Adliyenin bir tarafında cemaatçiler “Bu bir iftiradır. Hocalarımız yalnız değil” diye gösteriler düzenliyordu. İstismarcıların avukatları süreci uzatmaya çalışsa da bir, iki, üç … dört kez en fazla erteyebilirdi duruşmaları. Eninde sonunda bir karar çıkacaktı. Çıktı.
İsmailağa Cemaatine bağlı Hiranur Vakfı kurucusu Yusuf Ziya Gümüşel yani baba 20 yıl, Anne Fatma Gümüşel 16 yıl 8 ay, istismarcı mürit Kadir İstekli 30 yıl ceza aldı. Yine yukarıda bahsettiğim karamsarlığı malesef sürdürenler oldu. Bu kararı da beğenmedi, yeterli bulmadı.
Karar çıkmış olsa da yine son bu değildi o yaklaşıma göre, üst mahkemelerde bozulabilir azalabilirdi ceza. Sürecin takipçisi olup olması gereken için mücadele etmek ile olumlu hiç bir kazanımı görmeyip sürekli olumsuzlama hali arasında önemli bir ayrım söz konusu.
Bizim topraklarda malesef olumsuzlama, hiç beğenmeme, karamsarlık hali çok yaygın.

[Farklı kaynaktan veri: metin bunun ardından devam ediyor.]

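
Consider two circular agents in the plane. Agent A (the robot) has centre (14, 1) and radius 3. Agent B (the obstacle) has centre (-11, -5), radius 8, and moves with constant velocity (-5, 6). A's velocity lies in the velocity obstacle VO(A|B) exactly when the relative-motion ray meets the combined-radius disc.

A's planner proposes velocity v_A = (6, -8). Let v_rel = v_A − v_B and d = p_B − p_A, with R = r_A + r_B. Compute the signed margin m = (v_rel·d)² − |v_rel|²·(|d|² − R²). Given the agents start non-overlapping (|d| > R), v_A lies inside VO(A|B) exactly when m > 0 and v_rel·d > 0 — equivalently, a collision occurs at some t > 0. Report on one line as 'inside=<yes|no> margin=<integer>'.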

Bana göre bu karar çok olumludur.
Hatta koca bir kuşatmanın altında çıkan bu karar buzkıranımızdır. Kaskatı örgütlü karanlığı kırmıştır.
En gerici meclisle karşı karşıyayız. 6284’e saldıran Yeniden Refah Partisi mecliste. Bizi sahiplendirmekten bahseden Hüda-Par hakeza. Milli Eğitim bakanı kız okulları açılabilir diyor, nafakaya sınır mı koysak diyor aile bakanı. Diyanet işleri başkanı ise her kadın ve çocukla ilgili toplantının baş konuğu. Şimdi eğer bu gidişat bir kuşatma ise ki bunda kimse farklı düşünmüyor gördüğüm, o zaman bu karar da bu kuşatmayı kıran bir karar. Bu kararın olumlu etkisini sonra hiçbir olası olumsuz karar bile değiştiremeyecek.